Proactive Investment Strategies Improved Total Returns
Allstates investment portfolio continued to benefit from risk mitigation and return optimization strategies during the third quarter. The company maintained its credit exposure while credit spreads tightened, managed its exposure to interest rates, proactively reduced exposure to commercial real estate, and invested opportunistically.

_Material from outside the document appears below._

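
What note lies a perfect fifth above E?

E up a perfect fifth is B, so the target letter is B.
From E, a perfect fifth is 7 semitones up: B.

B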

The consolidated investment portfolio grew $4.2 billion to $100.6 billion at September 30, 2009 when compared to June 30, 2009. The unrealized net loss position improved by $4.8 billion compared to the prior quarter, reducing pre-tax unrealized net losses to $2.5 billion at September 30, 2009. Improved unrealized balances in all asset classes were the result of tightening credit spreads, declining interest rates and positive equity portfolio returns. The total unrealized net capital gain was $112 million at September 30, 2009, after adjusting for deferred policy acquisition costs and taxes.
Risk mitigation programs continued to be effective as macro hedges against interest rate and equity market risk performed as expected during the quarter. As interest rates declined and equity markets rose in the three months ended September 30, 2009, fixed income and equity valuations improved, but also resulted in realized losses on derivatives. The duration of the investment portfolio declined 8.3% to 3.8 years at September 30, 2009 when compared to year-end 2008, while increasing slightly during the third quarter.
Net investment income for the quarter was $1.1 billion, down $271 million from $1.4 billion in the third quarter of 2008, due to lower yields, actions to shorten duration and maintain additional liquidity in the portfolio, and reduced investment balances. During the quarter, Allstate deployed $4.6 billion of short-term investments and cash receipts into securities to generate income and capital appreciation.
Net realized capital losses for the quarter were $519 million, pre-tax. This reflected $381 million of impairment write-downs and $361 million of net losses from derivative instruments. Impairment write-downs were primarily related to investments with real estate exposure and hybrid securities issued by European financial institutions. Net gains of $201 million were realized on sales during the third quarter of 2009. Sales included proactive measures to reduce exposures to commercial real estate, certain municipal bond sectors, and below investment grade assets.